I’m sure some people were bothered by the unrepentant misogyny of songs like “Bitches On My Mind,” but this too was certainly not unusual for 1992 nor would it be out of place today. With production by Esham simply but effectively looping “Atomic Dog” and Mastamind spitting rapid fire verses about all the trim he wants to get, you could honestly mistake it for a Cali rap song from the likes of DJ Quik or Hi-C. I keep looking for what made this album so ban worthy to so many people all those decades ago and I keep failing to find anything out of the ordinary for a rap group from the era.

In fact what really strikes me about “Life After Death” is how many of the tracks feature Esham in the background as a producer, giving the spotlight to his Natas cohorts instead of hogging it. TNT shows off his potential on the deep bass and slow flowing “I Ain’t Got Shit 2 Lose,” complete with a slowed down sample of “The Message” that perfectly suits the hook. “I take it slow, and go with the flow” intones TNT, and Erick Sermon would be proud of him for living that mantra if he heard the track. This is still dope today.

After examining this album front, back and side to side I can only conclude that the negative reviews Natas garnered at the time were a direct result of backlash over their allegedly Satanic influence on the youth.

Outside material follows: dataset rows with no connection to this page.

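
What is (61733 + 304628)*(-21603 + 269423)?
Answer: 90791583020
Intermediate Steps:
(61733 + 304628)*(-21603 + 269423) = 366361*247820 = 90791583020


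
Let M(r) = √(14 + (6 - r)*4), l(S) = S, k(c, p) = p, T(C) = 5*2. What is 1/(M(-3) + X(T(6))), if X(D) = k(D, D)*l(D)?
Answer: 2/199 - √2/1990 ≈ 0.0093396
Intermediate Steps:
T(C) = 10
X(D) = D² (X(D) = D*D = D²)
M(r) = √(38 - 4*r) (M(r) = √(14 + (24 - 4*r)) = √(38 - 4*r))
1/(M(-3) + X(T(6))) = 1/(√(38 - 4*(-3)) + 10²) = 1/(√(38 + 12) + 100) = 1/(√50 + 100) = 1/(5*√2 + 100) = 1/(100 + 5*√2)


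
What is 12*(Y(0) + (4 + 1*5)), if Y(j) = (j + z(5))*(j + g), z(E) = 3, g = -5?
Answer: -72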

Putting aside both how absurd the idea music can control people’s minds is and the fact that if Satan was real he’d waste his time convincing rappers to do his dirty work, “Life After Death” is far better than it has ever been given credit for. I wouldn’t say it’s an all-time classic, but it’s ably produced and pleasant to listen to. The rhymes are on point, the samples are well chosen, and every person involved put forth their best effort. Neither Natas nor Esham deserve the hate. This album should be considered on its merits and not because it allegedly caused a death that was only a coincidence.